Credit Cards Becoming Harder To Get
Published: 9 June 2011 By Peter Thompson Leave a Comment
Over the last six months, 2.5 million credit card applications have been rejected by banks – making it 10% more difficult to obtain credit than last year.
New research by Credit Confidential shows that it is becoming more difficult for consumers to obtain unsecured credit from lenders.
By comparison, secured loans such as mortgages are now 13% more likely to be rejected, meaning one in three people will fail in their secured loan application. This is the highest failure rate since the height of the financial crisis in 2009.
Failed applicants also face an additional challenge: ‘footprints’ in their credit history.
Each time an application is filed, it is noted on your credit history, which is shared among credit card companies. If they see you’ve been turned down elsewhere, especially more than once, they are less likely to approve your application.

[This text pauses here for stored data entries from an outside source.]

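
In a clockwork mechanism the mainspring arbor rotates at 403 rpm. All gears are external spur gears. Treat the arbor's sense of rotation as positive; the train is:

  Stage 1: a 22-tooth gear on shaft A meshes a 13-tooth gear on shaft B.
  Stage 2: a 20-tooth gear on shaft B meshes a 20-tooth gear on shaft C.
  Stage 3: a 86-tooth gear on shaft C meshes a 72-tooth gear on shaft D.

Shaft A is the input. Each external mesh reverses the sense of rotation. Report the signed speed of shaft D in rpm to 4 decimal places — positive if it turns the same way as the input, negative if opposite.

Stage 1 [22T→13T]: ω = 403.0000×22/13 = 682.0000 rpm, dir flips to −; running = −682.0000
Stage 2 [20T→20T]: ω = 682.0000×20/20 = 682.0000 rpm, dir flips to +; running = +682.0000
Stage 3 [86T→72T]: ω = 682.0000×86/72 = 814.6111 rpm, dir flips to −; running = −814.6111

-814.6111 rpm (opposite to input, |ω| = 814.6111 rpm)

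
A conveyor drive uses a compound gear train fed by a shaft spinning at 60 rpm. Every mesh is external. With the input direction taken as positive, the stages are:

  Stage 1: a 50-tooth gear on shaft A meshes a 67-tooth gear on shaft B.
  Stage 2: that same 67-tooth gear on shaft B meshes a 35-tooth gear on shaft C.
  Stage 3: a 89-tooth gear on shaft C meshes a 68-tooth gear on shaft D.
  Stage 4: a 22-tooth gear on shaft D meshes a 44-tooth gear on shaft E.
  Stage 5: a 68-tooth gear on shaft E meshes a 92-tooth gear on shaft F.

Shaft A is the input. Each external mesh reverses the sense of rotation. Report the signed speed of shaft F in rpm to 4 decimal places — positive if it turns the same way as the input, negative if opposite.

-41.4596 rpm (opposite to input, |ω| = 41.4596 rpm)

Stage 1 [50T→67T]: ω = 60.0000×50/67 = 44.7761 rpm, dir flips to −; running = −44.7761
Stage 2 [67T→35T]: ω = 44.7761×67/35 = 85.7143 rpm, dir flips to +; running = +85.7143
Stage 3 [89T→68T]: ω = 85.7143×89/68 = 112.1849 rpm, dir flips to −; running = −112.1849
Stage 4 [22T→44T]: ω = 112.1849×22/44 = 56.0924 rpm, dir flips to +; running = +56.0924
Stage 5 [68T→92T]: ω = 56.0924×68/92 = 41.4596 rpm, dir flips to −; running = −41.4596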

Applying to multiple providers in quick succession will decrease your chances still further.
Independent credit checks
Consumers can avoid this by checking their credit rating to find out whether or not they qualify for credit before making an application.

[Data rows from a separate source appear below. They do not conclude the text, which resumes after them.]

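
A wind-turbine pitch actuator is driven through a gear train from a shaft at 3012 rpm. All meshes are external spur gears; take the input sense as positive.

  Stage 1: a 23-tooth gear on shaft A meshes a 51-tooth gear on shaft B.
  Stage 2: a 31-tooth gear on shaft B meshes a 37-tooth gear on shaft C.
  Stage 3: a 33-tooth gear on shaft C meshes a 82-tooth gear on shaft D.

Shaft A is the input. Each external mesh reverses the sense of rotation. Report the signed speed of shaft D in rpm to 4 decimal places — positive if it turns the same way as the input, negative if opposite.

Stage 1 [23T→51T]: ω = 3012.0000×23/51 = 1358.3529 rpm, dir flips to −; running = −1358.3529
Stage 2 [31T→37T]: ω = 1358.3529×31/37 = 1138.0795 rpm, dir flips to +; running = +1138.0795
Stage 3 [33T→82T]: ω = 1138.0795×33/82 = 458.0076 rpm, dir flips to −; running = −458.0076

-458.0076 rpm (opposite to input, |ω| = 458.0076 rpm)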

Unfortunately, a third of failed applicants have no idea why they were rejected and make no further effort to find out.
It’s a mistake. If you have recently been refused a credit card, it could be an indication of identity theft, fraud or simply a mistake on your credit report. Each of these things can be fixed to improve your creditworthiness.
MoneyHighStreet.com comments: “If you are refused credit, be persistent – but be sure to apply for a credit card that suits your needs.
“In the current financial climate, it’s more important than ever to check your credit rating before you apply. Not only does this improve your chances of success, it can also help you secure a card with a lower APR – so you don’t end up paying more interest than you need to.”